In Python I'd take a look at GeoPandas. It provides a data structure called GeoDataFrame: it's a list of features, each one having a geometry and some optional attributes. You can join two GeoDataFrames together based on geometry intersection, and you can aggregate the numbers of rows (say, trips) within a single geometry (say, postcode).
- I'm not familiar with Uber's data, but I'd try to find a way to get it into a GeoPandas GeoDataFrame.
- Likewise postcodes can be downloaded from places like the U.S. Census, OpenStreetMap[1], etc, and coerced into a GeoDataFrame.
- Join #1 to #2 based on geometry intersection. You want a new GeoDataFrame with one row per Uber trip, but with the postcode attached to each. Another StackOverflow post discusses how do to this, and it's currently harder than it ought to be.

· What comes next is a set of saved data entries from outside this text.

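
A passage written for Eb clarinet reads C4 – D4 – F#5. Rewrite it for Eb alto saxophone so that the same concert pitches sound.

C5 D5 F#6

First find concert pitch: the Eb clarinet sounds a minor third above written, so C4 D4 F#5 sounds Eb4 F4 A5.
Then write for Eb alto saxophone: it sounds a major sixth below written, so the part must be a major sixth above concert.
Eb4 → C5
F4 → D5
A5 → F#6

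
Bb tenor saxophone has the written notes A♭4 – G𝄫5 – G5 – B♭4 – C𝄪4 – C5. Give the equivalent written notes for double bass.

First find concert pitch: the Bb tenor saxophone sounds a major ninth below written, so A♭4 G𝄫5 G5 B♭4 C𝄪4 C5 sounds Gb3 Fbb4 F4 Ab3 B#2 Bb3.
Then write for double bass: it sounds a perfect octave below written, so the part must be a perfect octave above concert.
Gb3 → Gb4
Fbb4 → Fbb5
F4 → F5
Ab3 → Ab4
B#2 → B#3
Bb3 → Bb4

Gb4 Fbb5 F5 Ab4 B#3 Bb4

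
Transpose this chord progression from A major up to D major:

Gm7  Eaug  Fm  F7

Cm7 Aaug Bbm Bb7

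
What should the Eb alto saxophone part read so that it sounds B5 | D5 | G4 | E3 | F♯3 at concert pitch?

The Eb alto saxophone sounds a major sixth below written, so the written part must be a major sixth above concert — transpose each note up.
B5 → G#6
D5 → B5
G4 → E5
E3 → C#4
F#3 → D#4

G#6 B5 E5 C#4 D#4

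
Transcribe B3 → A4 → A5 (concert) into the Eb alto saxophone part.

G#4 F#5 F#6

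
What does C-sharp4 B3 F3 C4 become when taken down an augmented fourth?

C#4 → G3
B3 → F3
F3 → Cb3
C4 → Gb3

G3 F3 Cb3 Gb3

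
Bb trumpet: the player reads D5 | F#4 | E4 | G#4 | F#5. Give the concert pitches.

C5 E4 D4 F#4 E5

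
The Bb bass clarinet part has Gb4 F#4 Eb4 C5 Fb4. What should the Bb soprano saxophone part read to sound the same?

First find concert pitch: the Bb bass clarinet sounds a major ninth below written, so Gb4 F#4 Eb4 C5 Fb4 sounds Fb3 E3 Db3 Bb3 Ebb3.
Then write for Bb soprano saxophone: it sounds a major second below written, so the part must be a major second above concert.
Fb3 → Gb3
E3 → F#3
Db3 → Eb3
Bb3 → C4
Ebb3 → Fb3

Gb3 F#3 Eb3 C4 Fb3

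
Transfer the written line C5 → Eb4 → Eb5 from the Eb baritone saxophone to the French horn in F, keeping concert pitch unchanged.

First find concert pitch: the Eb baritone saxophone sounds a major thirteenth below written, so C5 Eb4 Eb5 sounds Eb3 Gb2 Gb3.
Then write for French horn in F: it sounds a perfect fifth below written, so the part must be a perfect fifth above concert.
Eb3 → Bb3
Gb2 → Db3
Gb3 → Db4

Bb3 Db3 Db4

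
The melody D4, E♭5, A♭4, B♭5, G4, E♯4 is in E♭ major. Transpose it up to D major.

C#5 D6 G5 A6 F#5 D##5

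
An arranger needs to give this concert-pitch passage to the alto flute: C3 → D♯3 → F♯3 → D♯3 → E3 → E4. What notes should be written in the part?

F3 G#3 B3 G#3 A3 A4

Written C4 sounds as G3 on the alto flute, so concert pitches are written a perfect fourth up.
C3 -> F3
D#3 -> G#3
F#3 -> B3
D#3 -> G#3
E3 -> A3
E4 -> A4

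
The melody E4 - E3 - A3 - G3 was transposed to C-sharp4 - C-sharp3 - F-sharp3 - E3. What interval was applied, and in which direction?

From E4 to C#4 is 3 letter names — a third of some quality.
C#4 to E4 is 3 semitones, which makes it a minor third; the second version is lower, so the direction is down.
Checking another pair — G3 → E3 — gives the same interval.

down a minor third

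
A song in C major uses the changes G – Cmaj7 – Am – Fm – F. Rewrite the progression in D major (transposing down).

A Dmaj7 Bm Gm G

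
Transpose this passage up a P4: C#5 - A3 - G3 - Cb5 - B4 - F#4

A perfect fourth up from C#5 gives F#5.
A3: a fourth up reaches D, and 5 semitones makes it D4.
A perfect fourth up from G3 gives C4.
Cb5: a fourth up reaches F, and 5 semitones makes it Fb5.
A perfect fourth up from B4 gives E5.
F#4: a fourth up reaches B, and 5 semitones makes it B4.

F#5 D4 C4 Fb5 E5 B4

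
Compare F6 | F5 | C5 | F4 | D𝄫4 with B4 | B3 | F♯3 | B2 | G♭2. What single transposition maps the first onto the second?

From F6 to B4 is 12 letter names — a twelfth of some quality.
B4 to F6 is 18 semitones, which makes it a diminished twelfth; the second version is lower, so the direction is down.
Checking another pair — Dbb4 → Gb2 — gives the same interval.

down a diminished twelfth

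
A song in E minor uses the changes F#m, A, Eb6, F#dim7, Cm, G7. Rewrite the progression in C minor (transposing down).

Dm F Cb6 Ddim7 Abm Eb7

E minor down to C minor is a major third; each chord root moves by that interval while the quality stays the same.
F#m: root F# down a major third → D, giving Dm.
A: root A down a major third → F, giving F.
Eb6: root Eb down a major third → Cb, giving Cb6.
F#dim7: root F# down a major third → D, giving Ddim7.
Cm: root C down a major third → Ab, giving Abm.
G7: root G down a major third → Eb, giving Eb7.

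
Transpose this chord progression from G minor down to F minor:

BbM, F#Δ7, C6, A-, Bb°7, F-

AbM EΔ7 Bb6 G- Ab°7 Eb-

G minor down to F minor is a major second; each chord root moves by that interval while the quality stays the same.
BbM: root Bb down a major second → Ab, giving AbM.
F#Δ7: root F# down a major second → E, giving EΔ7.
C6: root C down a major second → Bb, giving Bb6.
A-: root A down a major second → G, giving G-.
Bb°7: root Bb down a major second → Ab, giving Ab°7.
F-: root F down a major second → Eb, giving Eb-.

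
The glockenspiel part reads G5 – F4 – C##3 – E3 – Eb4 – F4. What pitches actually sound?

G7 F6 C##5 E5 Eb6 F6

Written C4 on the glockenspiel sounds as C6, a perfect fifteenth higher; apply that shift to every note.
G5 -> G7
F4 -> F6
C##3 -> C##5
E3 -> E5
Eb4 -> Eb6
F4 -> F6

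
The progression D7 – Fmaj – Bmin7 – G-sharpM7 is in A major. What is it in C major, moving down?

F7 Abmaj Dmin7 BM7

A major down to C major is a major sixth; each chord root moves by that interval while the quality stays the same.
D7: root D down a major sixth → F, giving F7.
Fmaj: root F down a major sixth → Ab, giving Abmaj.
Bmin7: root B down a major sixth → D, giving Dmin7.
G-sharpM7: root G-sharp down a major sixth → B, giving BM7.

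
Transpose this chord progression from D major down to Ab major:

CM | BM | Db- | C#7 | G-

GbM FM Abb- G7 Db-

D major down to Ab major is an augmented fourth; each chord root moves by that interval while the quality stays the same.
CM: root C down an augmented fourth → Gb, giving GbM.
BM: root B down an augmented fourth → F, giving FM.
Db-: root Db down an augmented fourth → Abb, giving Abb-.
C#7: root C# down an augmented fourth → G, giving G7.
G-: root G down an augmented fourth → Db, giving Db-.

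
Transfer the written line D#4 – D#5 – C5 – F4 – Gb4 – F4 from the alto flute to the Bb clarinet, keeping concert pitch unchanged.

First find concert pitch: the alto flute sounds a perfect fourth below written, so D#4 D#5 C5 F4 Gb4 F4 sounds A#3 A#4 G4 C4 Db4 C4.
Then write for Bb clarinet: it sounds a major second below written, so the part must be a major second above concert.
A#3 → B#3
A#4 → B#4
G4 → A4
C4 → D4
Db4 → Eb4
C4 → D4

B#3 B#4 A4 D4 Eb4 D4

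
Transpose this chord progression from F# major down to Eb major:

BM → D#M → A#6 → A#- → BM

AbM CM G6 G- AbM

F# major down to Eb major is an augmented second; each chord root moves by that interval while the quality stays the same.
BM: root B down an augmented second → Ab, giving AbM.
D#M: root D# down an augmented second → C, giving CM.
A#6: root A# down an augmented second → G, giving G6.
A#-: root A# down an augmented second → G, giving G-.
BM: root B down an augmented second → Ab, giving AbM.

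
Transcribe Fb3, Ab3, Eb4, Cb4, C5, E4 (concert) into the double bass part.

Written C4 sounds as C3 on the double bass, so concert pitches are written a perfect octave up.
Fb3 gives Fb4
Ab3 gives Ab4
Eb4 gives Eb5
Cb4 gives Cb5
C5 gives C6
E4 gives E5

Fb4 Ab4 Eb5 Cb5 C6 E5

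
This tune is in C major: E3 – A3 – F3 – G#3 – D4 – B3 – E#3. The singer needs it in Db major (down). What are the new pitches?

From C down to Db is a major seventh; apply that to each pitch.
E3 becomes F2
A3 becomes Bb2
F3 becomes Gb2
G#3 becomes A2
D4 becomes Eb3
B3 becomes C3
E#3 becomes F#2

F2 Bb2 Gb2 A2 Eb3 C3 F#2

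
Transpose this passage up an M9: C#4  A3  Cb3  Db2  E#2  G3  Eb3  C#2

D#5 B4 Db4 Eb3 F##3 A4 F4 D#3

C#4 → D#5
A3 → B4
Cb3 → Db4
Db2 → Eb3
E#2 → F##3
G3 → A4
Eb3 → F4
C#2 → D#3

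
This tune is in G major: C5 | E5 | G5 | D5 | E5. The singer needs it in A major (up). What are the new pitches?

G major to A major up is a major second, so every note moves up by that interval.
C5 to D5
E5 to F#5
G5 to A5
D5 to E5
E5 to F#5

D5 F#5 A5 E5 F#5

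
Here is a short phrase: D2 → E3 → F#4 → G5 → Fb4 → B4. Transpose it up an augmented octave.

D#3 E#4 F##5 G#6 F5 B#5

D2 up an augmented octave is D#3.
E3: an octave up reaches E, and 13 semitones makes it E#4.
F#4: an octave up reaches F, and 13 semitones makes it F##5.
G5 up an augmented octave is G#6.
Fb4 up an augmented octave is F5.
B4: an octave up reaches B, and 13 semitones makes it B#5.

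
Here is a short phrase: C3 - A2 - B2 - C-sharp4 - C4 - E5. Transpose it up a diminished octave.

C3 becomes Cb4
A2 becomes Ab3
B2 becomes Bb3
C#4 becomes C5
C4 becomes Cb5
E5 becomes Eb6

Cb4 Ab3 Bb3 C5 Cb5 Eb6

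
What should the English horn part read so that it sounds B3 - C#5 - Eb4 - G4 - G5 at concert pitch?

The English horn sounds a perfect fifth below written, so the written part must be a perfect fifth above concert — transpose each note up.
B3 → F#4
C#5 → G#5
Eb4 → Bb4
G4 → D5
G5 → D6

F#4 G#5 Bb4 D5 D6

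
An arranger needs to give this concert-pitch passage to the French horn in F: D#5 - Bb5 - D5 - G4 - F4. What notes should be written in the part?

The French horn in F sounds a perfect fifth below written, so the written part must be a perfect fifth above concert — transpose each note up.
D#5 becomes A#5
Bb5 becomes F6
D5 becomes A5
G4 becomes D5
F4 becomes C5

A#5 F6 A5 D5 C5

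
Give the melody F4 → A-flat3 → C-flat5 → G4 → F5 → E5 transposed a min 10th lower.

F4: a tenth down reaches D, and 15 semitones makes it D3.
Ab3: a tenth down reaches F, and 15 semitones makes it F2.
A minor tenth down from Cb5 gives Ab3.
G4 down a minor tenth is E3.
A minor tenth down from F5 gives D4.
E5 down a minor tenth is C#4.

D3 F2 Ab3 E3 D4 C#4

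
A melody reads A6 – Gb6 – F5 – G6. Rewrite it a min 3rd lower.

F#6 Eb6 D5 E6

A6 to F#6
Gb6 to Eb6
F5 to D5
G6 to E6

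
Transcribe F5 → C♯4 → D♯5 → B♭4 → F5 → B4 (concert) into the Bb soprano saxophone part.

G5 D#4 E#5 C5 G5 C#5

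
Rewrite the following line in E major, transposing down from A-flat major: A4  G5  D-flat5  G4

A-flat major to E major down is a diminished fourth, so every note moves down by that interval.
A4 gives E#4
G5 gives D#5
Db5 gives A4
G4 gives D#4

E#4 D#5 A4 D#4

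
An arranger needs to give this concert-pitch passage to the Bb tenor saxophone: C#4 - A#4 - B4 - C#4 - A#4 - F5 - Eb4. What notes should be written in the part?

D#5 B#5 C#6 D#5 B#5 G6 F5

Written C4 sounds as Bb2 on the Bb tenor saxophone, so concert pitches are written a major ninth up.
C#4 to D#5
A#4 to B#5
B4 to C#6
C#4 to D#5
A#4 to B#5
F5 to G6
Eb4 to F5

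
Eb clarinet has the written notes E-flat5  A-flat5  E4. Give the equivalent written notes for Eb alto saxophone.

First find concert pitch: the Eb clarinet sounds a minor third above written, so E-flat5 A-flat5 E4 sounds Gb5 Cb6 G4.
Then write for Eb alto saxophone: it sounds a major sixth below written, so the part must be a major sixth above concert.
Gb5 → Eb6
Cb6 → Ab6
G4 → E5

Eb6 Ab6 E5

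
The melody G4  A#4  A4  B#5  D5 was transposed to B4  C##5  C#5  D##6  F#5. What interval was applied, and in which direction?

Take the first pair: G4 → B4. G to B spans 3 letter names, so the interval is some kind of third.
G4 to B4 is 4 semitones, which makes it a major third; the second version is higher, so the direction is up.
Checking another pair — D5 → F#5 — gives the same interval.

up a major third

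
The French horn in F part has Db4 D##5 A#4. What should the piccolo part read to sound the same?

First find concert pitch: the French horn in F sounds a perfect fifth below written, so Db4 D##5 A#4 sounds Gb3 G##4 D#4.
Then write for piccolo: it sounds a perfect octave above written, so the part must be a perfect octave below concert.
Gb3 → Gb2
G##4 → G##3
D#4 → D#3

Gb2 G##3 D#3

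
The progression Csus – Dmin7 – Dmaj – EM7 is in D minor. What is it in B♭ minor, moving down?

Absus Bbmin7 Bbmaj CM7

D minor down to B♭ minor is a major third; each chord root moves by that interval while the quality stays the same.
Csus: root C down a major third → Ab, giving Absus.
Dmin7: root D down a major third → Bb, giving Bbmin7.
Dmaj: root D down a major third → Bb, giving Bbmaj.
EM7: root E down a major third → C, giving CM7.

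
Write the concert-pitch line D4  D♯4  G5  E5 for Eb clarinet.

Written C4 sounds as Eb4 on the Eb clarinet, so concert pitches are written a minor third down.
D4 gives B3
D#4 gives B#3
G5 gives E5
E5 gives C#5

B3 B#3 E5 C#5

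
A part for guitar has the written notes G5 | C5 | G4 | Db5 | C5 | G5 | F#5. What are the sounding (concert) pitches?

G4 C4 G3 Db4 C4 G4 F#4

Written C4 on the guitar sounds as C3, a perfect octave lower; apply that shift to every note.
G5 to G4
C5 to C4
G4 to G3
Db5 to Db4
C5 to C4
G5 to G4
F#5 to F#4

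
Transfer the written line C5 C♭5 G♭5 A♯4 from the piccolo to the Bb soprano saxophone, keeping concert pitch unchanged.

First find concert pitch: the piccolo sounds a perfect octave above written, so C5 C♭5 G♭5 A♯4 sounds C6 Cb6 Gb6 A#5.
Then write for Bb soprano saxophone: it sounds a major second below written, so the part must be a major second above concert.
C6 → D6
Cb6 → Db6
Gb6 → Ab6
A#5 → B#5

D6 Db6 Ab6 B#5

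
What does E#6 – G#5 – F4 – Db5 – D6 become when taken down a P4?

B#5 D#5 C4 Ab4 A5

A perfect fourth down from E#6 gives B#5.
A perfect fourth down from G#5 gives D#5.
A perfect fourth down from F4 gives C4.
Db5 down a perfect fourth is Ab4.
D6: a fourth down reaches A, and 5 semitones makes it A5.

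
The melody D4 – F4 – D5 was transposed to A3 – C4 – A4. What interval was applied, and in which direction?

down a perfect fourth

From D4 to A3 is 4 letter names — a fourth of some quality.
A3 to D4 is 5 semitones, which makes it a perfect fourth; the second version is lower, so the direction is down.
Checking another pair — D5 → A4 — gives the same interval.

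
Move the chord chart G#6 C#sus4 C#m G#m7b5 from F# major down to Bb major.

F# major down to Bb major is an augmented fifth; each chord root moves by that interval while the quality stays the same.
G#6: root G# down an augmented fifth → C, giving C6.
C#sus4: root C# down an augmented fifth → F, giving Fsus4.
C#m: root C# down an augmented fifth → F, giving Fm.
G#m7b5: root G# down an augmented fifth → C, giving Cm7b5.

C6 Fsus4 Fm Cm7b5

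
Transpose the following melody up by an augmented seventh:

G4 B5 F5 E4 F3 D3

F##5 A##6 E#6 D##5 E#4 C##4

G4: a seventh up reaches F, and 12 semitones makes it F##5.
B5: a seventh up reaches A, and 12 semitones makes it A##6.
F5: a seventh up reaches E, and 12 semitones makes it E#6.
E4 up an augmented seventh is D##5.
F3: a seventh up reaches E, and 12 semitones makes it E#4.
D3: a seventh up reaches C, and 12 semitones makes it C##4.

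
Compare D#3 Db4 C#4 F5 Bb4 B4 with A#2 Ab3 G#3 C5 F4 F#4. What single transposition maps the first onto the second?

From D#3 to A#2 is 4 letter names — a fourth of some quality.
A#2 to D#3 is 5 semitones, which makes it a perfect fourth; the second version is lower, so the direction is down.
Checking another pair — B4 → F#4 — gives the same interval.

down a perfect fourth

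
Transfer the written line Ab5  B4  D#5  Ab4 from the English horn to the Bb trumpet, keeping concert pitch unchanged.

First find concert pitch: the English horn sounds a perfect fifth below written, so Ab5 B4 D#5 Ab4 sounds Db5 E4 G#4 Db4.
Then write for Bb trumpet: it sounds a major second below written, so the part must be a major second above concert.
Db5 → Eb5
E4 → F#4
G#4 → A#4
Db4 → Eb4

Eb5 F#4 A#4 Eb4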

- Aggregate this by postcode and count the trips in each. The code will look like
joined_dataframe.groupby('postcode').count()
.
My fear for the above process is if you have hundreds of thousands of very complex trip geometries, it could take forever on one machine. The link you posted uses Spark and you may end up wanting to parallelize this after all. You can write Python against a Spark cluster(!) but I'm not the person to help you with this component.
Finally, for the prediction component (e.g. SGD), check out scikit-learn: it's a pretty fully featured machine learning package, with a dead simple API.
[1]: There is a separate package called geopandas_osm that grabs OSM data and returns a GeoDataFrame: https://michelleful.github.io/code-blog/2015/04/27/osm-data/